New technology and improved processes
Weaver acknowledges that repairs are “one of the key elements” of the service that a landlord provides, and is something Riverside is also working to improve. Getting it wrong can mean tenants being visited multiple times over a single issue without that issue being resolved, or it can mean unscheduled or inconvenient visits.
“In theory, [these] should be easy to solve,” he continues. “But a lot of the root cause is because we’ve had a lot of legacy platforms and, from a customer experience point of view, no consistent thread.”

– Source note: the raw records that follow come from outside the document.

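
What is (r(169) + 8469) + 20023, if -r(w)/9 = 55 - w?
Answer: 29518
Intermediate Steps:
r(w) = -495 + 9*w (r(w) = -9*(55 - w) = -495 + 9*w)
(r(169) + 8469) + 20023 = ((-495 + 9*169) + 8469) + 20023 = ((-495 + 1521) + 8469) + 20023 = (1026 + 8469) + 20023 = 9495 + 20023 = 29518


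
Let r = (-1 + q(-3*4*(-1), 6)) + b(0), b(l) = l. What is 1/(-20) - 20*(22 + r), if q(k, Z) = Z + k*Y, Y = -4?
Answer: 8399/20 ≈ 419.95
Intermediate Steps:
q(k, Z) = Z - 4*k (q(k, Z) = Z + k*(-4) = Z - 4*k)
r = -43 (r = (-1 + (6 - 4*(-3*4)*(-1))) + 0 = (-1 + (6 - (-48)*(-1))) + 0 = (-1 + (6 - 4*12)) + 0 = (-1 + (6 - 48)) + 0 = (-1 - 42) + 0 = -43 + 0 = -43)
1/(-20) - 20*(22 + r) = 1/(-20) - 20*(22 - 43) = -1/20 - 20*(-21) = -1/20 + 420 = 8399/20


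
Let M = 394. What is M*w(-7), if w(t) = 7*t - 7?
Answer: -22064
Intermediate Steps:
w(t) = -7 + 7*t
M*w(-7) = 394*(-7 + 7*(-7)) = 394*(-7 - 49) = 394*(-56) = -22064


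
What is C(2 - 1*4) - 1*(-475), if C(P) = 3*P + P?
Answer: 467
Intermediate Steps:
C(P) = 4*P
C(2 - 1*4) - 1*(-475) = 4*(2 - 1*4) - 1*(-475) = 4*(2 - 4) + 475 = 4*(-2) + 475 = -8 + 475 = 467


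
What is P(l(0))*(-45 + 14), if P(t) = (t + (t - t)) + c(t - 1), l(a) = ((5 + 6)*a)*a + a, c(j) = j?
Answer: 31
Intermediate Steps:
l(a) = a + 11*a² (l(a) = (11*a)*a + a = 11*a² + a = a + 11*a²)
P(t) = -1 + 2*t (P(t) = (t + (t - t)) + (t - 1) = (t + 0) + (-1 + t) = t + (-1 + t) = -1 + 2*t)
P(l(0))*(-45 + 14) = (-1 + 2*(0*(1 + 11*0)))*(-45 + 14) = (-1 + 2*(0*(1 + 0)))*(-31) = (-1 + 2*(0*1))*(-31) = (-1 + 2*0)*(-31) = (-1 + 0)*(-31) = -1*(-31) = 31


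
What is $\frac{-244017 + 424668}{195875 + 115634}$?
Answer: $\frac{180651}{311509} \approx 0.57992$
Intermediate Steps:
$\frac{-244017 + 424668}{195875 + 115634} = \frac{180651}{311509}$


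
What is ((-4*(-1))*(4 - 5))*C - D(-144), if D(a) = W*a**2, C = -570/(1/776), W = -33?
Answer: 2453568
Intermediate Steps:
C = -442320 (C = -570/1/776 = -570*776 = -442320)
D(a) = -33*a**2
((-4*(-1))*(4 - 5))*C - D(-144) = ((-4*(-1))*(4 - 5))*(-442320) - (-33)*(-144)**2 = (4*(-1))*(-442320) - (-33)*20736 = -4*(-442320) - 1*(-684288) = 1769280 + 684288 = 2453568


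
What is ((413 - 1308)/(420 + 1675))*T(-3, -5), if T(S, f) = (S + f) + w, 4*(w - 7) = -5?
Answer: 1611/1676 ≈ 0.96122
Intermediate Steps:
w = 23/4 (w = 7 + (¼)*(-5) = 7 - 5/4 = 23/4 ≈ 5.7500)
T(S, f) = 23/4 + S + f (T(S, f) = (S + f) + 23/4 = 23/4 + S + f)
((413 - 1308)/(420 + 1675))*T(-3, -5) = ((413 - 1308)/(420 + 1675))*(23/4 - 3 - 5) = -895/2095*(-9/4) = -895*1/2095*(-9/4) = -179/419*(-9/4) = 1611/1676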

The solution, Weaver explains, is a marriage of new technology and improved business processes. “We’re trying to look at the end-to-end repairs journey,” he says. “First-time fix is always a challenge, but we’re trying to be more proactive with customers. So, traditionally, they would have had to ring us to either book a repair themselves or see the status of a repair. Now, we’ve got those services online for customers so they can self-serve; they can log on and look at the status of a repair and log queries with us.”

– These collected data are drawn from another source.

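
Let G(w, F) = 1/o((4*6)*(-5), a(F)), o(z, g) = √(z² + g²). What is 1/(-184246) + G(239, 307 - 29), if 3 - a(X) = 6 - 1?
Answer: -1/184246 + √3601/7202 ≈ 0.0083268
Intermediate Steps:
a(X) = -2 (a(X) = 3 - (6 - 1) = 3 - 1*5 = 3 - 5 = -2)
o(z, g) = √(g² + z²)
G(w, F) = √3601/7202 (G(w, F) = 1/(√((-2)² + ((4*6)*(-5))²)) = 1/(√(4 + (24*(-5))²)) = 1/(√(4 + (-120)²)) = 1/(√(4 + 14400)) = 1/(√14404) = 1/(2*√3601) = √3601/7202)
1/(-184246) + G(239, 307 - 29) = 1/(-184246) + √3601/7202 = -1/184246 + √3601/7202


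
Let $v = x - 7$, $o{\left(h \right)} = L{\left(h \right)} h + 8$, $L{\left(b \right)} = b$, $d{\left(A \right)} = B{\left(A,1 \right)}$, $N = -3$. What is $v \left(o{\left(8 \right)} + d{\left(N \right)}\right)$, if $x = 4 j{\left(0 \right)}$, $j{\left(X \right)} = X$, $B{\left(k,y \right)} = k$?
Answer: $-483$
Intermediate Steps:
$d{\left(A \right)} = A$
$o{\left(h \right)} = 8 + h^{2}$ ($o{\left(h \right)} = h h + 8 = h^{2} + 8 = 8 + h^{2}$)
$x = 0$ ($x = 4 \cdot 0 = 0$)
$v = -7$ ($v = 0 - 7 = -7$)
$v \left(o{\left(8 \right)} + d{\left(N \right)}\right) = - 7 \left(\left(8 + 8^{2}\right) - 3\right) = - 7 \left(\left(8 + 64\right) - 3\right) = - 7 \left(72 - 3\right) = \left(-7\right) 69 = -483$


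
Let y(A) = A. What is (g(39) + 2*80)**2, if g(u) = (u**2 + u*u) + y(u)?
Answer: 10504081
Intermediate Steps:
g(u) = u + 2*u**2 (g(u) = (u**2 + u*u) + u = (u**2 + u**2) + u = 2*u**2 + u = u + 2*u**2)
(g(39) + 2*80)**2 = (39*(1 + 2*39) + 2*80)**2 = (39*(1 + 78) + 160)**2 = (39*79 + 160)**2 = (3081 + 160)**2 = 3241**2 = 10504081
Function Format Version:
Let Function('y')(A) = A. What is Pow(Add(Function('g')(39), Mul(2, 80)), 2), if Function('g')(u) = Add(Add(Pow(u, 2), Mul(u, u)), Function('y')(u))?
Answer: 10504081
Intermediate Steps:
Function('g')(u) = Add(u, Mul(2, Pow(u, 2))) (Function('g')(u) = Add(Add(Pow(u, 2), Mul(u, u)), u) = Add(Add(Pow(u, 2), Pow(u, 2)), u) = Add(Mul(2, Pow(u, 2)), u) = Add(u, Mul(2, Pow(u, 2))))
Pow(Add(Function('g')(39), Mul(2, 80)), 2) = Pow(Add(Mul(39, Add(1, Mul(2, 39))), Mul(2, 80)), 2) = Pow(Add(Mul(39, Add(1, 78)), 160), 2) = Pow(Add(Mul(39, 79), 160), 2) = Pow(Add(3081, 160), 2) = Pow(3241, 2) = 10504081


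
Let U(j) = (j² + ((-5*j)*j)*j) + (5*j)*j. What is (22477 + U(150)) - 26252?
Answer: -16743775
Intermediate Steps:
U(j) = -5*j³ + 6*j² (U(j) = (j² + (-5*j²)*j) + 5*j² = (j² - 5*j³) + 5*j² = -5*j³ + 6*j²)
(22477 + U(150)) - 26252 = (22477 + 150²*(6 - 5*150)) - 26252 = (22477 + 22500*(6 - 750)) - 26252 = (22477 + 22500*(-744)) - 26252 = (22477 - 16740000) - 26252 = -16717523 - 26252 = -16743775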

Weaver describes this as being “more on the front foot with customer service”, but this new approach is only possible because it is enabled by new technology.
Graham Weaver
Head of Digital Products, Riverside
“[Salesforce's CRM platform gives] a single view of the customer, so that not only our customers but also our colleagues have all the information we think is relevant in one place, whereas before we would have been swivel chairing to multiple systems to find out information about the customer.”
Joined-up platform
Riverside has brought in Salesforce as its customer relationship management (CRM) platform in an attempt to give it “a single view of the customer, so that not only our customers but also our colleagues have all the information we think is relevant in one place, whereas before we would have been swivel chairing to multiple systems to find out information about the customer.”
This joined-up platform allows Riverside to use “guided call flows”: a semi-automated system that guides its human advisors in order for a call to be better handled.

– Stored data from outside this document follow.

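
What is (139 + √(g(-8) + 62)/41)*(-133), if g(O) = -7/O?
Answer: -18487 - 133*√1006/164 ≈ -18513.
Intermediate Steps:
(139 + √(g(-8) + 62)/41)*(-133) = (139 + √(-7/(-8) + 62)/41)*(-133) = (139 + √(-7*(-⅛) + 62)*(1/41))*(-133) = (139 + √(7/8 + 62)*(1/41))*(-133) = (139 + √(503/8)*(1/41))*(-133) = (139 + (√1006/4)*(1/41))*(-133) = (139 + √1006/164)*(-133) = -18487 - 133*√1006/164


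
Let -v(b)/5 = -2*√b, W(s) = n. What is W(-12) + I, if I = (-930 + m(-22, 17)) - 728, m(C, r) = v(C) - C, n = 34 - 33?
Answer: -1635 + 10*I*√22 ≈ -1635.0 + 46.904*I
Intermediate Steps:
n = 1
W(s) = 1
v(b) = 10*√b (v(b) = -(-10)*√b = 10*√b)
m(C, r) = -C + 10*√C (m(C, r) = 10*√C - C = -C + 10*√C)
I = -1636 + 10*I*√22 (I = (-930 + (-1*(-22) + 10*√(-22))) - 728 = (-930 + (22 + 10*(I*√22))) - 728 = (-930 + (22 + 10*I*√22)) - 728 = (-908 + 10*I*√22) - 728 = -1636 + 10*I*√22 ≈ -1636.0 + 46.904*I)
W(-12) + I = 1 + (-1636 + 10*I*√22) = -1635 + 10*I*√22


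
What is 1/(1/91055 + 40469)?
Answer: 91055/3684904796 ≈ 2.4710e-5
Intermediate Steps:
1/(1/91055 + 40469) = 1/(3684904796/91055) = 91055/3684904796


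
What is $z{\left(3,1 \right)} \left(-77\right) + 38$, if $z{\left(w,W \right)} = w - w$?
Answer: $38$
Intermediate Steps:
$z{\left(w,W \right)} = 0$
$z{\left(3,1 \right)} \left(-77\right) + 38 = 0 \left(-77\right) + 38 = 0 + 38 = 38$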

Weaver explains: “We can see that they've actually called in this many times already in the last three months or there’s an open case already ongoing about a query that they bring in. That helps us give better customer service in that instance because we can be on the front foot with the right information.”
Proactive contact
There are other areas where the fusion of a more proactive attitude and smart technology is transforming how Riverside engages with its customers. For example, its attempt to tackle damp and mould in its homes has seen it install around 3,500 Switchee devices, which monitor temperature and humidity.
Again, says Weaver, this is about getting ahead of the game when it comes to engaging with tenants. “We can start trying to proactively identify homes that could be showing signs of damp and mould,” he says, adding that the same technology can also be used to spot customers who are experiencing difficulty with fuel bills: “Particularly in the winter months where people were struggling to pay bills, we could start seeing where the heating hadn’t been on for long periods of time and people could be vulnerable and at risk. We can use that information to proactively contact customers to make sure they’re ok.”
And it is through these kinds of technologies that landlords such as Riverside are also learning how wider business benefits can be derived directly from an improvement in customer engagement. For example, the organisation is looking into using Internet of Things (IoT) technology to monitor boiler performance.
“We could automatically monitor boilers so that we could see if they were performing properly and recognise potential faults before they happen,” Weaver elaborates. “As it stands today, a customer would call us if their boiler broke and then we'd have to be reactive and arrange a gas engineer to visit. We’re not doing that yet but one of our aspirations is to push out IoT and start monitoring equipment in homes.”
This clearly would have a broader application as it would improve energy efficiency and could be used to move Riverside’s stock closer towards net zero quicker and more cheaply.
“We could start seeing where the heating hadn’t been on for long periods of time and people could be vulnerable and at risk.”
Culture change
So, is it only the availability of new technology that is driving this push for improved services, or is there also a culture change going on in the sector? According to Weaver, it’s a bit of both.
“Actually, our customers are demanding us to be more proactive,” he says. “They have been accustomed for many years to other services being more proactive. Amazon, John Lewis etc are always held up as the examples from other sectors but customers are used to it these days.
“Our customers are quite rightly demanding that we start being a lot more proactive and offer better services in line with those general expectations.”